Kilicdaroglu spoke with Kurdistan 24 at a weekend iftar event held by an Istanbul-based Kurdish civic organization led by intellectuals, businesspeople, and journalists.
“There needs to be legislation for the use, teaching, and learning of Kurdish. The address for such action is the parliament. If the ground is laid, I am sure all lawmakers will say ‘yes’ to this,” Kilicdaroglu said in answer to questions.
He said that education in the mother tongue was an inalienable right, but local administrations such as the Istanbul municipality did not have the authority to provide education in Kurdish.
“All they [municipalities] can do is open language classes,” he stated; reminding of the highly-centralized Ankara government’s monopoly on education throughout Turkey through the Ministry of National Education.

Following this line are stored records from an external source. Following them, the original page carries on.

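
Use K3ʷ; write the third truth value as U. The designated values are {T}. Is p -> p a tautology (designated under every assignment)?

Countermodel: p=U gives U, which is not designated.

No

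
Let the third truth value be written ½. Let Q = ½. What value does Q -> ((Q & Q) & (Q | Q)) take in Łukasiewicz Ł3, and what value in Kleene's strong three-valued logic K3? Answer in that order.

In Łukasiewicz Ł3: Q & Q = ½ & ½ = ½
Q | Q = ½ | ½ = ½
(Q & Q) & (Q | Q) = ½ & ½ = ½
Q -> ((Q & Q) & (Q | Q)) = ½ -> ½ = true  [min(1, 1−½+½)]
In Kleene's strong three-valued logic K3: Q & Q = ½ & ½ = ½
Q | Q = ½ | ½ = ½
(Q & Q) & (Q | Q) = ½ & ½ = ½
Q -> ((Q & Q) & (Q | Q)) = ½ -> ½ = ½
They differ because Łukasiewicz Ł3 and Kleene's strong three-valued logic K3 treat ½ differently under implication.

true; ½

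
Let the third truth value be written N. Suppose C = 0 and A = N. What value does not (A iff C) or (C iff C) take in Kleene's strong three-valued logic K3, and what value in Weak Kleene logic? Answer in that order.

In Kleene's strong three-valued logic K3: A iff C = N iff 0 = N
not (A iff C) = not N = N
C iff C = 0 iff 0 = 1
not (A iff C) or (C iff C) = N or 1 = 1
In Weak Kleene logic: A iff C = N iff 0 = N
not (A iff C) = not N = N
C iff C = 0 iff 0 = 1
not (A iff C) or (C iff C) = N or 1 = N
They differ because Kleene's strong three-valued logic K3 and Weak Kleene logic treat N differently under the binary connectives.

1; N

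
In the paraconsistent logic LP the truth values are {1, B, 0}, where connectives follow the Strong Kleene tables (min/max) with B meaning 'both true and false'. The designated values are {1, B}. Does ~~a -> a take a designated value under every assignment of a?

Every assignment of a over {1, B, 0} gives a value in {1, B}.
In particular, with a=B: ~~a -> a = B.

Yes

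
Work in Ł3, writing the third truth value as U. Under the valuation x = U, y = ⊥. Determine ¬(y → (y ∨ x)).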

In attendance at the dinner along with Kilicdaroglu were CHP’s Istanbul mayoral candidate Ekrem Imamoglu who won the later-canceled March 31 elections with a margin of 13,000 votes and the party’s head of Istanbul branch Canan Kaftancioglu.
“We have to enjoy equal rights as we live together. It is a necessity of democracy to enable equal rights. Individuals’ right to learn and get an education in their mother tongue, including Kurdish, is an inalienable right. Speaking from a human rights perspective, we all hope this gets done,” Kilicdaroglu explained.
Under weeks-long pressure by the government of President Recep Tayyip Erdogan, the country’s electoral board earlier this month ordered a re-do of Istanbul elections to be held on June 23.
Imamoglu won against Erdogan’s ruling Justice and Development Party (AKP) thanks to his party’s formal alliance with the opposition far-right nationalist IYI party and pro-Kurdish Peoples’ Democratic Party’s (HDP) decision not to field a candidate.
In the general elections of June 2018, HDP got 12.7 percent of votes in the city with a large Kurdish population whose political choices may vary.
It remains to be seen if Kilicdaroglu’s remarks to Kurdistan 24 ahead of a landmark Istanbul election will turn into policy given CHP’s deep-running strain of Turkish nationalism rooted in its inception by Turkey’s founder Mustafa Kemal Ataturk.
Under Kilicdaroglu, the party has rebranded itself as a “social democratic” force in a bid to expand its voter base which appears to have succeeded at least in Istanbul.
The teaching of the Kurdish language, its use in public, and education was legally outlawed and could be penalized for much of the 20th century Turkey until the country’s parliament lifted the ban in 1991.
Since then, little progress such as elective Kurdish language classes in a small number of public schools has taken place with broad and often arbitrary restrictions remaining in effect.